I was ready. The world was opening up its arms to me. A Tony and an Oscar were in the distance, golden, just waiting for me to stroll up and win them. After a joltingly exhilarating and lowkey terrifying four-hour callback, I had been cast in the Dramat’s (Yale’s largest undergraduate theatre organization) production of Sweat by Lynn Nottage, which was the first Fall Ex, or one of the larger shows preceding the mainstage to come in November. Did I get lost twice on my way to the audition and stub my toe during a scene? Maybe — but it had the makings of a electrifying and compelling experience. Not only was the play going to be directed by my friend Cleopatra, a fellow member of Heritage Theater Ensemble (Yale’s Black Arts collective!) who I’d been eager and excited to collaborate with, but Sweat opened on Parent’s Weekend (my mom was flying out to come watch!) So, I was hyped to get up on that stage and stunt on the entire audience. As my character, Chris, says in the play: “I got aspirations!”
Standing outside the Rep, looking at the theater and the show poster!
“C’mon! I know you’ve got it in you! I’ve seen you do it before!”
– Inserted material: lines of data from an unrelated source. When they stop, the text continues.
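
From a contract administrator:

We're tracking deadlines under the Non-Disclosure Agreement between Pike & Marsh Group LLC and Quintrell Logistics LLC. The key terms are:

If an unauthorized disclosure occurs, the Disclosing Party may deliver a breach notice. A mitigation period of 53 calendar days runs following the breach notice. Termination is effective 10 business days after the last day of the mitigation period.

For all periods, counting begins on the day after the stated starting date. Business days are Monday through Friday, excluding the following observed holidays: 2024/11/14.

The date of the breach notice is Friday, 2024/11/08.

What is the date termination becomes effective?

Adding 53 calendar days to 2024/11/08 gives 2024/12/31, which is the last day of the mitigation period.
The date termination becomes effective: counting 10 business days from Tuesday, 2024/12/31 (Jan 1, Jan 2, Jan 3, Jan 6, Jan 7, Jan 8, Jan 9, Jan 10, Jan 13, Jan 14, skipping weekends) reaches Tuesday, 2025/01/14.

2025/01/14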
“Sit in the right chair! Please!”
Even though I’d acted before, Sweat was the first full-length play I’d ever been in, and we had a little under a month between our first read-through with just the cast, and opening night with hundreds in the audience. It was a rigorous yet always rewarding stream of rehearsals that were marked by intensity and raw emotion, yet also by quietly hitting the woah or slowly doing the shoot in the background of a scene, prompting our director to do a double-take and burst out cackling. The room was always swelling with warm laughter or full silence, or ricocheting with the sounds of time well spent. At one point during rehearsal, a whole, live squirrel scampered into the room — all the windows and doors were shut and locked, so no one quite knows how it happened. Maybe it apparated?
“You need a sense of urgency during that scene? Envision the squirrel! Protect your mother from the squirrel!”
“Wait, Cleo, it’s right above you, it poked its head out of the ceiling! I just heard it! It made like a, a ‘sksksksksk’ noise!”
Wind, rain, shine, or squirrel summoned out of the ceiling seemingly by the sound of her voice, the director never gave up on me, or anyone else in the cast — she was determined to see us all at our best. I’d been a bit anxious about acting on the Yale Rep stage — I sometimes felt like my acting experience was unevenly behind compared to so many other Yalies, and every now and then, a bout of impostor syndrome would set in. Still, she was able to separate working with us professionally, and working as friends, yet also, unite the two at the same time. Needed more energy in a scene? Read that line like Malcolm X would. Getting a vibe for the character? Imagine yourself as the substitute teacher from the fabled Key & Peele sketch. Need to protect your mother? Pretend that the actor attacking her is a swift-footed squirrel. It was a space that balanced accessible teaching and improving skills without sacrificing a commitment to excellence, and to find myself cared for and about, yet also pushed to grow was heartening. We were willing to invest in each other. And we did. When I finally performed on that stage, which felt like a sea of black wood and murmuring lights, I felt worthy and proud of being there with a purposeful message — a feeling that the authentic sense of camaraderie and collaboration had nurtured.
Money shots? A moodboard? Who knows! Picture credit: Sydney Holmes.
As much as there was hard work, there were also plenty of antics abound. During the sound cues, some of us would gently milly rock to Dolly Parton backstage (Jolene? 9 To 5? Here You Come Again? Islands in the Stream? Hard Candy Christmas? Each and every one of them is a bop. She goes hard.) Between scenes, some of my co-stars and I would whisper the opening verse to “Act Up” by City Girls, to hype ourselves up for the next scenes. As heavy as the content was, covering the lives of steel mill workers in 2000 & 2008, amidst lay-offs and the Great Recession, we always found ways to decompress afterwards.
After each show, the rest of the cast and I waded through thickets of entangled audience members to see parents, friends, and professors who had come to see us. My mother (Hi mom! If you’re reading this, thank you!) came to all four performances - a combined total of around 10 hours of watching us perform. The whole audience was swarming with families and Yalies, reunited for at least a few days. Even though the amount of time the show itself lasted spanned most of Parent’s Weekend, we still found time afterwards to walk around Yale or sip some boba or go to Kuro Shiro for my favorite cashew ramen. In a sense, performing while knowing my mom was in the audience each night was time just as well spent as a conventional Parent’s Weekend would’ve been — a milestone from which I could pause and and grin and look back on my accumulation of artistic experiences.